Many investors buy shares without knowing:
What the company does
How it earns profit
What risks it faces
🔍 Why It’s a Mistake:
You won’t know when to exit if things go wrong
You’ll panic when prices fall
Blind investing = gambling, not wealth building
💡 How to Avoid:
Study the company’s business model, revenue, and profit history
Read annual reports, dividend histories, and AGMs
Use platforms like Merolagani, ShareSansar, and NepalStock.com for research
✅ Mistake #6: Selling Too Early (or Too Late)
Many beginners:
Sell too early after a small profit (e.g., 10%)
Hold losers hoping they’ll recover someday
🔍 Why It’s a Mistake:
You cut winners short and let losers grow
You miss out on long-term compounding
Emotional attachment replaces logic
💡 How to Avoid:
Set target prices and stop-loss levels
Review performance every quarter
Learn to book profits gradually—use the “sell in tranches” strategy
✅ Mistake #7: Ignoring Taxes and Documentation
Many investors don’t:
Track capital gains
Collect broker CGT certificates
Include investments in annual tax filings
🔍 Why It’s a Mistake:
You may face penalties from IRD
Can’t claim tax benefits or refunds
Poor recordkeeping affects future decisions
💡 How to Avoid:
File capital gains tax correctly (use broker CGT slip)
Track your portfolio in Excel or an investment app
Include NEPSE earnings in your annual PAN filing
✅ Bonus Mistake: Emotional Investing
The market moves up and down. If you follow:
Fear when markets fall
Greed when stocks rise
Social media hype...
...you’ll never win.
💡 Solution:
Build emotional discipline
Read books like The Intelligent Investor
Trust long-term data over daily noise
How to Start Investing the Right Way (2025 Edition)

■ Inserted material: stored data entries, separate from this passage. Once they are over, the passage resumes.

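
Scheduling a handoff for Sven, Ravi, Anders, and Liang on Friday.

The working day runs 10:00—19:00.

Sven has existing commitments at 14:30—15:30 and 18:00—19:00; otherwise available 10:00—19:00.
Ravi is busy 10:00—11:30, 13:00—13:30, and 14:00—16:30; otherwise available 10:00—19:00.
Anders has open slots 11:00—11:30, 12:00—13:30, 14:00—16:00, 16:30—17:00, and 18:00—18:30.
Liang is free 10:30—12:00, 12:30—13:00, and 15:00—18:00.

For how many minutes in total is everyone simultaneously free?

Sven free within 10:00–19:00: 10:00–14:30, 15:30–18:00.
Ravi free within 10:00–19:00: 11:30–13:00, 13:30–14:00, 16:30–19:00.
Sven ∩ Ravi: 11:30–13:00, 13:30–14:00, 16:30–18:00.
Sven ∩ Ravi ∩ Anders: 12:00–13:00, 16:30–17:00.
Sven ∩ Ravi ∩ Anders ∩ Liang: 12:30–13:00, 16:30–17:00.
Total common minutes: 30 + 30 = 60.

60 minutes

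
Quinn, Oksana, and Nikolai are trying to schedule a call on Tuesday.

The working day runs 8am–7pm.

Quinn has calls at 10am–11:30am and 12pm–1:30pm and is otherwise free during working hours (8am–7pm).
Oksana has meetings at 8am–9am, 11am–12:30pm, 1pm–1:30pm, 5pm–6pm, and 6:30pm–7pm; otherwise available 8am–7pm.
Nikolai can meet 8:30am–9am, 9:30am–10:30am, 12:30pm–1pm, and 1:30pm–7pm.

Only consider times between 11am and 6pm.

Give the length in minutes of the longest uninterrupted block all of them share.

210 minutes

Quinn free within 08:00–19:00: 08:00–10:00, 11:30–12:00, 13:30–19:00.
Oksana free within 08:00–19:00: 09:00–11:00, 12:30–13:00, 13:30–17:00, 18:00–18:30.
Quinn ∩ Oksana: 09:00–10:00, 13:30–17:00, 18:00–18:30.
Quinn ∩ Oksana ∩ Nikolai: 09:30–10:00, 13:30–17:00, 18:00–18:30.
Restricted to 11:00–18:00: 13:30–17:00.
Single common window of 210 minutes.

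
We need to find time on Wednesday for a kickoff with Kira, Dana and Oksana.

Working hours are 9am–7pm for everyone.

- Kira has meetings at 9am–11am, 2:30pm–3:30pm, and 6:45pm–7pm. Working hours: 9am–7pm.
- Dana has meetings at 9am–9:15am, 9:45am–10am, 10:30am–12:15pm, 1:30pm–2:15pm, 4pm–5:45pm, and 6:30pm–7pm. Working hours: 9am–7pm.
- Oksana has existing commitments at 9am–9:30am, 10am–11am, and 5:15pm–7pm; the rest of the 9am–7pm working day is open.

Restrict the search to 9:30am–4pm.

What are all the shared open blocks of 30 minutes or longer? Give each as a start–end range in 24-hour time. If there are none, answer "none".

12:15–13:30, 15:30–16:00

Kira free within 09:00–19:00: 11:00–14:30, 15:30–18:45.
Dana free within 09:00–19:00: 09:15–09:45, 10:00–10:30, 12:15–13:30, 14:15–16:00, 17:45–18:30.
Oksana free within 09:00–19:00: 09:30–10:00, 11:00–17:15.
Kira ∩ Dana: 12:15–13:30, 14:15–14:30, 15:30–16:00, 17:45–18:30.
Kira ∩ Dana ∩ Oksana: 12:15–13:30, 14:15–14:30, 15:30–16:00.
Restricted to 09:30–16:00: 12:15–13:30, 14:15–14:30, 15:30–16:00.
Windows ≥ 30 min: 12:15–13:30, 15:30–16:00.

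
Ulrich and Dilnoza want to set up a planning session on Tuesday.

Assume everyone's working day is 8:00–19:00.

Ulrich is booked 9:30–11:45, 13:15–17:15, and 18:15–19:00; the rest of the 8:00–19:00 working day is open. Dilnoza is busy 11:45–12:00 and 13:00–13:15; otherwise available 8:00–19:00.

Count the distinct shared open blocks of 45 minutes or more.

Ulrich free within 08:00–19:00: 08:00–09:30, 11:45–13:15, 17:15–18:15.
Dilnoza free within 08:00–19:00: 08:00–11:45, 12:00–13:00, 13:15–19:00.
Ulrich ∩ Dilnoza: 08:00–09:30, 12:00–13:00, 17:15–18:15.
Windows ≥ 45 min: 08:00–09:30, 12:00–13:00, 17:15–18:15.
That's 3 windows.

3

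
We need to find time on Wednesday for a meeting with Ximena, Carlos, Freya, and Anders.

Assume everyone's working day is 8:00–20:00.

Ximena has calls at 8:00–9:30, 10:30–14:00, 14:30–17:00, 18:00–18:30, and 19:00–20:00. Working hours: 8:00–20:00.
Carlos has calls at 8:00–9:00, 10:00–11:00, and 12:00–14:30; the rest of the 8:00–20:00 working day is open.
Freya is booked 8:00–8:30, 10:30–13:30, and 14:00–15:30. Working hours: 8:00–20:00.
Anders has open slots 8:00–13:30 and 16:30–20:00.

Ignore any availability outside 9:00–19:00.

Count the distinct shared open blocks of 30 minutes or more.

3

Ximena free within 08:00–20:00: 09:30–10:30, 14:00–14:30, 17:00–18:00, 18:30–19:00.
Carlos free within 08:00–20:00: 09:00–10:00, 11:00–12:00, 14:30–20:00.
Freya free within 08:00–20:00: 08:30–10:30, 13:30–14:00, 15:30–20:00.
Ximena ∩ Carlos: 09:30–10:00, 17:00–18:00, 18:30–19:00.
Ximena ∩ Carlos ∩ Freya: 09:30–10:00, 17:00–18:00, 18:30–19:00.
Ximena ∩ Carlos ∩ Freya ∩ Anders: 09:30–10:00, 17:00–18:00, 18:30–19:00.
Restricted to 09:00–19:00: 09:30–10:00, 17:00–18:00, 18:30–19:00.
Windows ≥ 30 min: 09:30–10:00, 17:00–18:00, 18:30–19:00.
That's 3 windows.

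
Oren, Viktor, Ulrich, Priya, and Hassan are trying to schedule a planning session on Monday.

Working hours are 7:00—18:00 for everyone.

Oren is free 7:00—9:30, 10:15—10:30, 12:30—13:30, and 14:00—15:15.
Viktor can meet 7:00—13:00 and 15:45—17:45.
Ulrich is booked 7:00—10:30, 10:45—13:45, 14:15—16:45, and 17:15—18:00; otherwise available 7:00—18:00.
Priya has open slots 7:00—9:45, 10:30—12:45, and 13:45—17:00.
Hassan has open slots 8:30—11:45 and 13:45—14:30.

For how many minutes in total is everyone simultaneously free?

0 minutes

Ulrich free within 07:00–18:00: 10:30–10:45, 13:45–14:15, 16:45–17:15.
Oren ∩ Viktor: 07:00–09:30, 10:15–10:30, 12:30–13:00.
Oren ∩ Viktor ∩ Ulrich: (none).
Oren ∩ Viktor ∩ Ulrich ∩ Priya: (none).
Oren ∩ Viktor ∩ Ulrich ∩ Priya ∩ Hassan: (none).
Total common minutes: 0.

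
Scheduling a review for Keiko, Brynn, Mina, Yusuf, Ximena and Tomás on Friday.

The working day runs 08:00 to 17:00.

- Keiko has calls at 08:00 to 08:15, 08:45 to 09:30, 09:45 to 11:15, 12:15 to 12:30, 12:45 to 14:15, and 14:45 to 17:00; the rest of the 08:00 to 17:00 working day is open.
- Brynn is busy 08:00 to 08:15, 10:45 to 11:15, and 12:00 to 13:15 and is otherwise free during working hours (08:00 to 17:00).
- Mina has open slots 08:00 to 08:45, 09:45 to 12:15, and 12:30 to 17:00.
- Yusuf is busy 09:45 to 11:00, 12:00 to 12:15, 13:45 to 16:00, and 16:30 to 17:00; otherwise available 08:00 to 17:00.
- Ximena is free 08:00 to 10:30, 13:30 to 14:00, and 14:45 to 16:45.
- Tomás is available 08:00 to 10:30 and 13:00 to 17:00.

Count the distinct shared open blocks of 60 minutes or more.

Keiko free within 08:00–17:00: 08:15–08:45, 09:30–09:45, 11:15–12:15, 12:30–12:45, 14:15–14:45.
Brynn free within 08:00–17:00: 08:15–10:45, 11:15–12:00, 13:15–17:00.
Yusuf free within 08:00–17:00: 08:00–09:45, 11:00–12:00, 12:15–13:45, 16:00–16:30.
Keiko ∩ Brynn: 08:15–08:45, 09:30–09:45, 11:15–12:00, 14:15–14:45.
Keiko ∩ Brynn ∩ Mina: 08:15–08:45, 11:15–12:00, 14:15–14:45.
Keiko ∩ Brynn ∩ Mina ∩ Yusuf: 08:15–08:45, 11:15–12:00.
Keiko ∩ Brynn ∩ Mina ∩ Yusuf ∩ Ximena: 08:15–08:45.
Keiko ∩ Brynn ∩ Mina ∩ Yusuf ∩ Ximena ∩ Tomás: 08:15–08:45.
Windows ≥ 60 min: (none).
That's 0 windows.

0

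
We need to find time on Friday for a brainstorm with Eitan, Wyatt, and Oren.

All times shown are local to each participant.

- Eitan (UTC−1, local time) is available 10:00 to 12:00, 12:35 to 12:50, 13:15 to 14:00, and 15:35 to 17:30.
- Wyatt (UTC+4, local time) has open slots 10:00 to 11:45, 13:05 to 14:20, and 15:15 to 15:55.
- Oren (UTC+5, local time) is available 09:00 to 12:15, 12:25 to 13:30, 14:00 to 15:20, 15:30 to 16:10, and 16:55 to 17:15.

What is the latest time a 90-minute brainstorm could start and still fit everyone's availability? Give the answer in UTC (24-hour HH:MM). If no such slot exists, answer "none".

Eitan → UTC: 11:00–13:00, 13:35–13:50, 14:15–15:00, 16:35–18:30.
Wyatt → UTC: 06:00–07:45, 09:05–10:20, 11:15–11:55.
Oren → UTC: 04:00–07:15, 07:25–08:30, 09:00–10:20, 10:30–11:10, 11:55–12:15.
Eitan ∩ Wyatt: 11:15–11:55.
Eitan ∩ Wyatt ∩ Oren: (none).
Windows ≥ 90 min: (none).

none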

Here’s a beginner-friendly checklist:
✅ Open a DEMAT + MeroShare + TMS account
✅ Set a monthly budget for investing
✅ Start with blue-chip stocks and mutual funds
✅ Use tools like ShareSansar, MeroLagani, or Nepalytix
✅ Track your performance quarterly
✅ Reinvest dividends
✅ Learn continuously
Conclusion: Avoiding Mistakes Is Half the Battle
Smart investors don’t just pick good stocks—they avoid bad habits. In Nepal’s fast-changing stock market, the path to wealth isn’t about shortcuts. It’s about discipline, patience, and learning from others’ mistakes.
“The best investor is not the smartest—just the most consistent.”
Avoid these 7 mistakes, build a diversified portfolio, and you’ll be on your way to financial freedom.